Au début des années 2000, des tentatives de régulation s'étendant au monde de l'internet naissant ont échoué, plusieurs décisions de justice refusant d'assimiler les FAI à des "entreprises de télécommunications". Ce n'est qu'en 2015 que la FCC a finalement pu assimiler ces fournisseurs d'accès à internet à haut débit à des entreprises de télécommunications, mais en utilisant une loi remontant à... 1934.

Ajit Pai, nommé à la tête de la FCC par le président Donald Trump, affirme que les régulations actuelles découragent les investissements dans le haut débit. Il plaide pour le retour à une "approche réglementaire légère" revenant à la situation du début des années 2000 qui a permis à l'internet de s'épanouir.

Mais pour le secteur de la tech et les défenseurs des droits numériques, cela pourrait mener à la mort de l'internet dans sa forme actuelle.

Quel régulateur?

Ce que feront les FAI après ce changement reste incertain. Les grands opérateurs - dont AT&T, Comcast et Verizon - assurent que le fonctionnement d'internet ne changera pas et qu'ils auront les mains libres pour investir dans de nouvelles technologies.

"Il y aurait beaucoup de résistance" en cas de blocage de contenus, estime Doug Brake, de la Fondation des Technologies de l'Information et de l'Innovation, un centre de réflexion basé à Washington. Il cite la "pression sociale" et les menaces d'enquêtes des autorités anti-monopole qui pourraient aboutir au retour d'une neutralité stricte après un nouveau changement d'administration.

Mais les défenseurs de la neutralité craignent qu'une différenciation imposée par les opérateurs n'entraîne une hausse des coûts des gros utilisateurs de données comme Netflix ou d'autres services de vidéo en continu, qu'ils compenseraient ensuite en augmentant leurs abonnements.

Pour les jeunes entreprises technologiques, qui n'ont pas les ressources de Google ou Facebook, la nouvelle directive est "une barrière à l'innovation et à la concurrence", estime Ferris Vinh, du Centre pour la démocratie et la technologie, qui défend la neutralité. "C'est un combat pour que la prochaine génération de jeunes pousses ait un espace pour innover et diffuser de nouvelles idées".

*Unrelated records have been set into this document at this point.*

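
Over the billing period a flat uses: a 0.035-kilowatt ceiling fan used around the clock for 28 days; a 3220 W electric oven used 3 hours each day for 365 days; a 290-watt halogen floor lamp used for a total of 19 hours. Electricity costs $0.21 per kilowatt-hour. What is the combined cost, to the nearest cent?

ceiling fan: Runtime = 24 h × 28 = 672 h
ceiling fan: 0.035 kW × 672 h = 23.52 kWh
electric oven: Runtime = 3 h/day × 365 days = 1095 h
electric oven: 3.22 kW × 1095 h = 3525.9 kWh
halogen floor lamp: 0.29 kW × 19 h = 5.51 kWh
Total energy = 3554.93 kWh
Cost = 3554.93 × $0.21 = $746.54

$746.54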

La FCC promet la "transparence" et assure que les plaintes seront traitées par une autre agence, la Commission fédérale de la concurrence (FTC), spécialisée dans la protection des consommateurs et les règles anti-monopole. La nouvelle directive pourrait aussi être attaquée en justice.

La neutralité, c'est mondial?

De nombreux pays basent leurs législations internet sur le modèle américain. L'Union européenne a voté des directives mais chaque État-membre a sa propre régulation.

La situation américaine est unique car ce sont des opérateurs privés qui créent et investissent dans leurs propres réseaux, alors qu'ailleurs, les infrastructures appartenant à un actuel ou ancien monopole sont partagées. "Cela va pousser les opérateurs à explorer de nouvelles voies pour être compétitifs dans un secteur où les coûts fixes sont élevés", estime Doug Brake.